Ob es für die ÖVP reicht, Faymann schlecht zu machen, ist fraglich.

Wien (OTS) - Manchen in der ÖVP tut es nun leid, dass ihre Partei massiv zum vorzeitigen Sturz Alfred Gusenbauers beigetragen hat. Mit ihm hätte man sich im Wahlkampf leichter getan als mit Werner Faymann. Der präsentiert sich als Macher, überrumpelt Wilhelm Molterer mit Vorschlägen zur Inflationsbekämpfung - und signalisiert damit: Ich habe den Zug nach vorne.

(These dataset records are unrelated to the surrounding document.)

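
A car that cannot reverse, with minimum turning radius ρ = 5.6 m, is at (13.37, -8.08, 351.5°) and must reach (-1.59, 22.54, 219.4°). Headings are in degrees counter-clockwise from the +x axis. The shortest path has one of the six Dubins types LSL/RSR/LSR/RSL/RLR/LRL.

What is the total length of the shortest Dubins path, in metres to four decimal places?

Let ψ = atan2(Δy, Δx) = atan2(30.62, -14.96) = 116.0387° be the start→goal bearing.
Normalize: d = |goal − start| / ρ = 34.079114/5.6 = 6.085556, α = (θ_start − ψ) mod 360° = 235.4613° = 4.109574 rad, β = (θ_goal − ψ) mod 360° = 103.3613° = 1.803995 rad.
Common terms: sin α = -0.823743, cos α = -0.566963, sin β = 0.972932, cos β = -0.231090, cos(α−β) = -0.670427, d² = 37.033992. Work in radians in the unit-radius frame; every candidate has L = ρ·(t + p + q).
LSL: p² = 2 + d² − 2cos(α−β) + 2d(sin α − sin β) = 18.507307; p = √p² = 4.302012; φ = atan2(cos β − cos α, d + sin α − sin β) = 0.078153 rad; t = (φ − α) mod 2π = 2.251764 rad, q = (β − φ) mod 2π = 1.725842 rad → L = 5.6·(2.251764 + 4.302012 + 1.725842) = 5.6·8.279617 = 46.365857 m
RSR: p² = 2 + d² − 2cos(α−β) + 2d(sin β − sin α) = 62.242384; p = √p² = 7.889384; φ = atan2(cos α − cos β, d − sin α + sin β) = -0.042586 rad; t = (α − φ) mod 2π = 4.152160 rad, q = (φ − β) mod 2π = 4.436605 rad → L = 5.6·(4.152160 + 7.889384 + 4.436605) = 5.6·16.478150 = 92.277637 m
LSR: p² = d² − 2 + 2cos(α−β) + 2d(sin α + sin β) = 35.508937; p = √p² = 5.958938; φ = atan2(−cos α − cos β, d + sin α + sin β) − atan2(−2, p) = 0.451125 rad; t = (φ − α) mod 2π = 2.624736 rad, q = (φ − β) mod 2π = 4.930316 rad → L = 5.6·(2.624736 + 5.958938 + 4.930316) = 5.6·13.513989 = 75.678340 m
RSL: p² = d² − 2 + 2cos(α−β) − 2d(sin α + sin β) = 31.877341; p = √p² = 5.646002; φ = atan2(cos α + cos β, d − sin α − sin β) − atan2(2, p) = -0.474074 rad; t = (α − φ) mod 2π = 4.583649 rad, q = (β − φ) mod 2π = 2.278069 rad → L = 5.6·(4.583649 + 5.646002 + 2.278069) = 5.6·12.507720 = 70.043231 m
RLR: c = (6 − d² + 2cos(α−β) + 2d(sin α − sin β))/8 = -6.780298, |c| > 1 → infeasible
LRL: c = (6 − d² + 2cos(α−β) − 2d(sin α − sin β))/8 = -1.313413, |c| > 1 → infeasible
Shortest: LSL with L = 46.365857 m ≈ 46.3659 m

46.3659 m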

Nach mehreren Tagen der Ratlosigkeit hat sich die ÖVP darauf festgelegt, Faymann nicht mit Zuckerln, sondern mit Negativ-Campaigning zu kontern. Der SPÖ-Chef wird als wortbrüchiger, unglaubwürdiger, Schulden machender Krone-Günstling dargestellt. Die ÖVP präsentiert sich als das Gegenstück: verantwortungsbewusst, staatstragend, Budget schonend.
Eine nicht gerade originelle, weil bekannte Strategie, die schon 2006 nicht aufgegangen ist. Andererseits bleibt ihr nichts anderes übrig. Molterer kann nicht gegen Populismus wettern, um dann selbst populistisch zu sein. Und Misstrauensanträge gegen SPÖ-Minister würden eher als billiger Revancheakt gewertet.
Die ÖVP kann nur hoffen, dass den Wählern die Finanzen des Staates - und damit langfristig auch die eigenen - wichtiger sind als allzu schnelle Geschenke.